People who aren't true friends get offended. They think a post about my preferences is about them. They think I am judging, when all I am doing is bucking the system. And being ME. To these people, these differences do have Cardinal Impact on our relationship. These differences might just kill the relationship.

So, what is the difference between true friends and not so true friends? Or how about true friends and the "social media" idea of friends?

I think it boils down to the motive issue. True friends assume the best even when maybe they shouldn't. 

Fringe friends assume the worst, over and over and over again.

True friends, if they can't get beyond the worst to the best, will come to you about it. True friends will say, "that hurt." or "What did you mean by that?" Fringe friends won't. 

True friends see the heart. Fringe friends only try to see the surface.

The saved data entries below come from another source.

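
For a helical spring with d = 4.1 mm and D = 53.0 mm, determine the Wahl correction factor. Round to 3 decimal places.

C = D/d = 53.0/4.1 = 12.9268
K_W = (4C−1)/(4C−4) + 0.615/C = 50.707/47.707 + 0.0476 = 1.1105

1.110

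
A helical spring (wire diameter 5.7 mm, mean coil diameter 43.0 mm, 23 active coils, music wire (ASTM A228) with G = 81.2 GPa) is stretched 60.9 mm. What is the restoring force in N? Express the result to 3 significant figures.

k = Gd⁴/(8D³N_a) = (81.2×10³)(5.7⁴)/(8·43.0³·23) = 5.8591 N/mm
F = k·δ = 5.8591 × 60.9 = 356.82 N

357 N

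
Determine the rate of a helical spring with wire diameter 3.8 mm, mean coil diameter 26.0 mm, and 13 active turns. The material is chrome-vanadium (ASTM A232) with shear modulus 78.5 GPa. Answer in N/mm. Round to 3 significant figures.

k = Gd⁴/(8D³N_a) = (78.5×10³ × 3.8⁴) / (8 × 26.0³ × 13)
  = 1.63683e+07 / 1.8279e+06 = 8.9547 N/mm

8.95 N/mm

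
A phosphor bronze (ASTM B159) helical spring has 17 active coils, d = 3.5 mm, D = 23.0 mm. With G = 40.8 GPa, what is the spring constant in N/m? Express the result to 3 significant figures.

k = Gd⁴/(8D³N_a) = (40.8×10³ × 3.5⁴) / (8 × 23.0³ × 17)
  = 6.12255e+06 / 1.65471e+06 = 3.7001 N/mm = 3700.1 N/m

3700 N/m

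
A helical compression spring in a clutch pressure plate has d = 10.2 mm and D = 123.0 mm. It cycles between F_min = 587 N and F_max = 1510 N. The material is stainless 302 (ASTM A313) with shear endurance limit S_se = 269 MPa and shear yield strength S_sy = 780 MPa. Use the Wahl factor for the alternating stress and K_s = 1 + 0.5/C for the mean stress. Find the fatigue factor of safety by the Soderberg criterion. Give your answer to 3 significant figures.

C = D/d = 123.0/10.2 = 12.0588; K_W = (4C−1)/(4C−4)+0.615/C = 1.1188; K_s = 1+0.5/C = 1.0415
F_a = (F_max−F_min)/2 = 461.5 N; F_m = (F_max+F_min)/2 = 1048.5 N
τ_a = K_W·8F_aD/(πd³) = 1.1188 × 136.21 = 152.4 MPa
τ_m = K_s·8F_mD/(πd³) = 1.0415 × 309.47 = 322.3 MPa
Soderberg: 1/n_f = τ_a/S_se + τ_m/S_sy = 152.4/269 + 322.3/780 = 0.56653 + 0.41320 = 0.97973
n_f = 1/0.97973 = 1.021

1.02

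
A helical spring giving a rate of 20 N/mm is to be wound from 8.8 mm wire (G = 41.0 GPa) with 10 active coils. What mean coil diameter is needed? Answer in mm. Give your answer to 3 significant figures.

D = (Gd⁴/(8N_a·k))^(1/3) = (41.0×10³·8.8⁴/(8·10·20))^(1/3)
  = (153672)^(1/3) = 53.5630 mm

53.6 mm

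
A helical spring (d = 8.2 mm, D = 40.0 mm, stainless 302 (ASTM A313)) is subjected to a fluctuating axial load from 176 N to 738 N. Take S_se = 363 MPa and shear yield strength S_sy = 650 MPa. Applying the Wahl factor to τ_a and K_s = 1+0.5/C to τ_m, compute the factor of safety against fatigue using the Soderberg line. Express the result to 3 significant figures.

C = D/d = 40.0/8.2 = 4.8780; K_W = (4C−1)/(4C−4)+0.615/C = 1.3195; K_s = 1+0.5/C = 1.1025
F_a = (F_max−F_min)/2 = 281 N; F_m = (F_max+F_min)/2 = 457 N
τ_a = K_W·8F_aD/(πd³) = 1.3195 × 51.912 = 68.496 MPa
τ_m = K_s·8F_mD/(πd³) = 1.1025 × 84.426 = 93.079 MPa
Soderberg: 1/n_f = τ_a/S_se + τ_m/S_sy = 68.496/363 + 93.079/650 = 0.18869 + 0.14320 = 0.33189
n_f = 1/0.33189 = 3.013

3.01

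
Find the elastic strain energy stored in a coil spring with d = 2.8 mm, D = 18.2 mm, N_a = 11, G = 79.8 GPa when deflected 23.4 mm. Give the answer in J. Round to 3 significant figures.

2.53 J

k = Gd⁴/(8D³N_a) = (79.8×10³)(2.8⁴)/(8·18.2³·11) = 9.2457 N/mm
U = ½kδ² = 0.5 × 9.2457 × 23.4² = 2531.3 N·mm = 2.5313 J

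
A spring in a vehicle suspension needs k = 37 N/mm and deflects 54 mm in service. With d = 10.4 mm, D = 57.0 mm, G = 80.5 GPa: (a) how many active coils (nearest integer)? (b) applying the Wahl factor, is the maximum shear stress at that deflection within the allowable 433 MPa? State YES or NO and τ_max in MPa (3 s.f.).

(a) 17 coils; (b) YES, τ_max = 333 MPa

N_a = Gd⁴/(8D³k) = (80.5×10³)(10.4⁴)/(8·57.0³·37) = 17.18 → N_a = 17
Actual rate k = Gd⁴/(8D³·17) = 37.391 N/mm
Working load F = kδ = 37.391·54 = 2019.1 N
C = 57.0/10.4 = 5.4808; K_W = (4C−1)/(4C−4)+0.615/C = 1.2796
τ_max = K_W·8FD/(πd³) = 1.2796·260.54 = 333.39 MPa
τ_max ≤ 433 MPa → acceptable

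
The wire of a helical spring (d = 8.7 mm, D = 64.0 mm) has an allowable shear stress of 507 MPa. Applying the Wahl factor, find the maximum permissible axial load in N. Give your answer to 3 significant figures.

C = D/d = 64.0/8.7 = 7.3563
K_W = (4C−1)/(4C−4) + 0.615/C = 28.425/25.425 + 0.0836 = 1.2016
τ_max = K·8FD/(πd³) → F_max = τ_allow·πd³/(8DK)
F_max = 507·π·8.7³/(8·64.0·1.2016) = 1.0489e+06/615.22 = 1704.9 N

1700 N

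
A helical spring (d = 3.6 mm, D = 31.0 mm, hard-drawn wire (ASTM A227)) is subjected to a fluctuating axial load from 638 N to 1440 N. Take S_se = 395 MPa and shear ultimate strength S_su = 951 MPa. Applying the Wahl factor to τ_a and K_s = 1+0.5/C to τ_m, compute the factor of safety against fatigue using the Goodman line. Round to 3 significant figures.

0.252

C = D/d = 31.0/3.6 = 8.6111; K_W = (4C−1)/(4C−4)+0.615/C = 1.1700; K_s = 1+0.5/C = 1.0581
F_a = (F_max−F_min)/2 = 401 N; F_m = (F_max+F_min)/2 = 1039 N
τ_a = K_W·8F_aD/(πd³) = 1.1700 × 678.48 = 793.8 MPa
τ_m = K_s·8F_mD/(πd³) = 1.0581 × 1758 = 1860 MPa
Goodman: 1/n_f = τ_a/S_se + τ_m/S_su = 793.8/395 + 1860/951 = 2.00961 + 1.95588 = 3.9655
n_f = 1/3.9655 = 0.2522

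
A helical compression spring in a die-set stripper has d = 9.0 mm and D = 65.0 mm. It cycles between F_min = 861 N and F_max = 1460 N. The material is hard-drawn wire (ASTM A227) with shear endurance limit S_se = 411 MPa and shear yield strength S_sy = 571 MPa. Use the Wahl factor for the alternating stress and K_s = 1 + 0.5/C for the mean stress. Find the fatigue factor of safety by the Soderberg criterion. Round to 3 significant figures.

C = D/d = 65.0/9.0 = 7.2222; K_W = (4C−1)/(4C−4)+0.615/C = 1.2057; K_s = 1+0.5/C = 1.0692
F_a = (F_max−F_min)/2 = 299.5 N; F_m = (F_max+F_min)/2 = 1160.5 N
τ_a = K_W·8F_aD/(πd³) = 1.2057 × 68.002 = 81.99 MPa
τ_m = K_s·8F_mD/(πd³) = 1.0692 × 263.49 = 281.74 MPa
Soderberg: 1/n_f = τ_a/S_se + τ_m/S_sy = 81.99/411 + 281.74/571 = 0.19949 + 0.49341 = 0.6929
n_f = 1/0.6929 = 1.443

1.44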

This blog is not as private as a letter between two people (i.e. John Adams and Thomas Jefferson) thus keeping differences of opinion to private conversation. It reaches hundreds of people from many different demographics every single day. But, I do think of it as a letter to my friends. I do think of it as a conversation. Almost every post ends with a question because I want to hear your thoughts, your views, your differences. 

Here, in this blog, I am sharing a glimpse of my personality, life, doings, and opinions. And, I fully expect people to disagree with me and have their own opinions and practices. If they didn't, I would wonder what was wrong-with me, and with you.

My goal, in writing, is to talk with my friends and family. To encourage and motivate my friends and family to wait on the Lord and renew their strength. To run and not grow weary. To walk and not faint. My goal in writing is to challenge you. My goal is never to hurt or offend.

How do differences impact your relationships? Have you ever had to end a relationship due to cardinal differences?